Congress heard conflicting testimony Thursday on whether implementation of new debit card restrictions should be delayed. The rules, which were proposed by the Federal Reserve in December as directed by the Durbin Amendment to the Dodd-Frank Act, came under attack in House of Representatives subcommittee testimony from financial-institution and network officials as likely to make debit cards unprofitable.
Merchants and merchant representatives, meanwhile, hailed the Fed rules and urged that they be made effective as soon as possible. “The Fed’s getting it right, it needs to go forward, and if anything [its mandated interchange cap] needs to be lower,” declared Doug Kantor, a partner at Steptoe & Johnson who appeared on behalf of the Merchants Payments Coalition in a hearing before the Financial Institutions and Consumer Credit Subcommittee of the Committee on Financial Services.
The hearing, which also included sometimes testy cross examination of a Fed governor, came as Congress starts to reconsider the Durbin Amendment, which critics say was rushed through the House and the Senate last year before President Obama signed Dodd-Frank into law in July. “The Durbin Amendment passed with no consideration in any committee,” Josh Floum, general counsel for Visa Inc., complained to the panel.
Floum and banking representatives urged what some called a “moratorium” on the Fed’s rules, which are set to go into effect July 21. “This law is bad public policy [and] we need to delay it,” said Frank Michael, president and chief executive of Allied Credit Union, who appeared on behalf of the Credit Union National Association. Michael argued against the rules even though his institution and others under $10 billion in assets are exempt.
The Durbin Amendment charged the Fed with setting rules to implement caps on debit card interchange and new rules for network routing. The Fed’s proposal includes provisions for caps of either 12 cents or 7 cents per transaction as well as requirements for unaffiliated networks for merchants to choose from. The Fed is taking comments on its rules until Feb. 22 and must craft a final version by April 21.
In its questioning of Fed governor Sarah Bloom Raskin, many members of the panel appeared to agree that the banking regulator had not been given enough time by the law, and so had come up with what one member called “flawed” rules. “A delay in the implementation of this rule is definitely in order,” said David Scott, D-Ga. But while several members pressed Raskin to say whether the Fed should have more time, she would only say that the matter is up to Congress. “I think you see how controversial [Durbin] is,” she said. “It is your prerogative regarding how much longer you want us to look at this.”
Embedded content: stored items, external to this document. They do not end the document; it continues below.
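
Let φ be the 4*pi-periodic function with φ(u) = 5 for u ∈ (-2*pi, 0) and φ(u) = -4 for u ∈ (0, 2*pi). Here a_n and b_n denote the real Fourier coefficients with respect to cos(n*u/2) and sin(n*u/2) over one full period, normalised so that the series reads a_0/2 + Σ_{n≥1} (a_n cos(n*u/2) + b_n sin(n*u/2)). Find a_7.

0

a_7 = (1/(2*pi)) ∫_{-2*pi}^{2*pi} φ(u) cos(7*u/2) du.
Split the integral at the breakpoints.
Directly, an antiderivative of (5) cos(7*u/2) is 10*sin(7*u/2)/7; evaluating from -2*pi to 0: ∫_{-2*pi}^{0} (5) cos(7*u/2) du = (0) - (0) = 0.
Directly, an antiderivative of (-4) cos(7*u/2) is -8*sin(7*u/2)/7; evaluating from 0 to 2*pi: ∫_{0}^{2*pi} (-4) cos(7*u/2) du = (0) - (0) = 0.
Summing the pieces and multiplying by (1/(2*pi)) gives a_7 = 0.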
Raskin did concede, in answer to concerns from subcommittee members, that the Fed would take reduced debit card interchange income into account when conducting bank examinations. Its proposed caps cut interchange from what its surveys indicate is a current 44-cent average, resulting in an estimated $12 billion to $14 billion loss in revenue for financial institutions. “As a regulator, does it concern you that the industry is going to lose $12 billion?” asked a visibly irritated Blaine Luetkemeyer, R-Mo. Responded Raskin: “Our examiners will look at this depending on the profile of the bank.”
Luetkemeyer also charged that the Fed is improperly setting prices for a private industry, while Donald Manzullo, R-Ill., said the Fed’s proposal is flawed because the regulator didn’t survey small financial institutions. Raskin denied the price-setting charge, arguing the Fed is instead “setting standards.” To Manzullo, she admitted the proposal’s routing provisions will likely affect small institutions, even though they are exempt from its price caps.
A panel of merchants, merchant representatives, financial institutions, and Visa’s Floum debated Durbin’s merits, with the merchants calling for the Fed rules to take effect as scheduled and the financial-industry representatives pushing for delay. “We urge Congress to stop, study, and start over,” said Allied Credit Union’s Michael, who fears that networks will end up levying one set of interchange for all issuers, regardless of size. Visa announced in January it plans to deploy a dual interchange schedule under Durbin, but Michael was skeptical, arguing there is no “guarantee” other networks will follow suit. He also said the Fed proposal’s routing scenarios, which require at least two unaffiliated networks on each card, “will drive costs down to the lowest common denominator,” robbing small institutions of the benefit of their exemption.
The hearing, which comes in the wake of the Republican takeover of the House, adjourned while leaving it unclear what action, if any, Congress might take on Durbin. But remarks from several of the panel’s members, including Democrats, indicated a belief the Fed should have been given more time to devise its rules.